QOCS tool box more than just Fundamental Dishonesty

Kraszewski v UK Insurance Ltd (Hastings 31/12/18)

Since the introduction of One-Way Qualified Cost Shifting (QOCS), Defendants have had limited opportunity to recover the costs incurred in resisting unmeritorious claims. Fundamental Dishonesty, under CPR 44.16, has understandably attracted significant focus from Courts and Insurers given the novelty of the legal concept and the public policy desire to identify and deter dishonest claims.

The recent case of Kraszewski v UK Insurance Ltd (Hastings 31/12/18) is a timely reminder that other tools are available to Defendants for cost recovery.

Background

The original claim arose from an alleged road traffic accident in which the Claimant pleaded that she had suffered neck and right shoulder injuries. The Defendant driver reported that no contact was made, and liability was denied. The claim progressed through disclosure and witness exchange and a large number of inconsistencies were identified between the medical report, medical records and witness evidence.

The week prior to trial the Claimant attempted to discontinue but the Defendant applied for the QOCS shield to be dropped and for Defendant’s costs to be enforceable.

The Hearing

The Defendant driver was an elderly gentleman in poor health. As a consequence, he was unable to attend the trial and the matter proceeded in his absence. This rendered the ‘no contact’ argument untenable and undermined the Defendant’s prospects of proving fundamental dishonesty. There remained, however, significant issues with regard to the validity of the injury claimed and as such the Defendant elected to maintain their stance. 

Under cross examination the Claimant’s evidence was poor but the Court felt that it fell short of the necessary threshold required for a finding of fundamental dishonesty.  Despite reaching this decision the Court described the approach taken by the Claimant and her solicitors as careless and reckless. He was particularly influenced in this conclusion by the late discontinuance, the failure to identify and correct clear errors in the evidence and a failure to disclose documentation in breach of CPR 31 (disclosure).

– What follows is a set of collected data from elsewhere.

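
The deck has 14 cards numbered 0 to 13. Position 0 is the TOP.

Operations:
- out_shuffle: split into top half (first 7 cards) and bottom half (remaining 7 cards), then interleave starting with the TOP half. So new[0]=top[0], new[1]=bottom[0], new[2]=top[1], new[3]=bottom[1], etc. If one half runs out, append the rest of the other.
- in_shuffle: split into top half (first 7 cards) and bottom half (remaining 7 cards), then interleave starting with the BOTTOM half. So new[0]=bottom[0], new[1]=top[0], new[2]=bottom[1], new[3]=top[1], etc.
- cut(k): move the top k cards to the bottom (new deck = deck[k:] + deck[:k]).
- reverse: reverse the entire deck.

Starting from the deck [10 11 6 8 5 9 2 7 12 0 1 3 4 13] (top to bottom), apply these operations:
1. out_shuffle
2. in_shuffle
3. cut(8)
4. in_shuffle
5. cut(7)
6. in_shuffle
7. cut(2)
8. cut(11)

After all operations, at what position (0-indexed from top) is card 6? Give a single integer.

After op 1 (out_shuffle): [10 7 11 12 6 0 8 1 5 3 9 4 2 13]
After op 2 (in_shuffle): [1 10 5 7 3 11 9 12 4 6 2 0 13 8]
After op 3 (cut(8)): [4 6 2 0 13 8 1 10 5 7 3 11 9 12]
After op 4 (in_shuffle): [10 4 5 6 7 2 3 0 11 13 9 8 12 1]
After op 5 (cut(7)): [0 11 13 9 8 12 1 10 4 5 6 7 2 3]
After op 6 (in_shuffle): [10 0 4 11 5 13 6 9 7 8 2 12 3 1]
After op 7 (cut(2)): [4 11 5 13 6 9 7 8 2 12 3 1 10 0]
After op 8 (cut(11)): [1 10 0 4 11 5 13 6 9 7 8 2 12 3]
Card 6 is at position 7.

Answer: 7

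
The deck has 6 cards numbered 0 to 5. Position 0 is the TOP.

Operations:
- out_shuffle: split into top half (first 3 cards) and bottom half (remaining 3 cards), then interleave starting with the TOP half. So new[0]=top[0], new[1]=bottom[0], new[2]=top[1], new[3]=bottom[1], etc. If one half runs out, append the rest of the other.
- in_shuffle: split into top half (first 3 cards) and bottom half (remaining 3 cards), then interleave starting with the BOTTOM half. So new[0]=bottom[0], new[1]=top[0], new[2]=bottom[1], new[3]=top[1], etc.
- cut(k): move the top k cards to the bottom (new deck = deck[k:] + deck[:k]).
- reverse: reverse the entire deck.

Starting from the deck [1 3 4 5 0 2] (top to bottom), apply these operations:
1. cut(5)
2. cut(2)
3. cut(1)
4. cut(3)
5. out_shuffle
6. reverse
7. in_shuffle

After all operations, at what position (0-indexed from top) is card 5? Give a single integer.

Answer: 5

Derivation:
After op 1 (cut(5)): [2 1 3 4 5 0]
After op 2 (cut(2)): [3 4 5 0 2 1]
After op 3 (cut(1)): [4 5 0 2 1 3]
After op 4 (cut(3)): [2 1 3 4 5 0]
After op 5 (out_shuffle): [2 4 1 5 3 0]
After op 6 (reverse): [0 3 5 1 4 2]
After op 7 (in_shuffle): [1 0 4 3 2 5]
Card 5 is at position 5.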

The Judge accepted an oral application that the conduct of the Claimant and/or her representatives was sufficiently poor that it impeded the just disposal of the proceedings. As a result, an order was issued that the costs of defending the claim were enforceable against the Claimant. The Judge did not expressly consider the need to set the discontinuance aside under CPR 44.15 but indicated that he would exercise his full discretion to ensure that costs were recoverable, given the conduct he had observed.

Conclusion

The conduct of a party has long been a determinative factor in recovery of costs and in post QOCS cases this is no different. The above judgment shows that an alternative route to cost recovery under CPR 44.15 should be considered especially in cases where fundamental dishonesty arguments are weak, but the parties conduct remains poor. It is also worth highlighting that ATE insurers are more likely to withdraw cover in cases of dishonesty and actual financial recovery may be more successful under CPR 44.15 than CPR 44.16.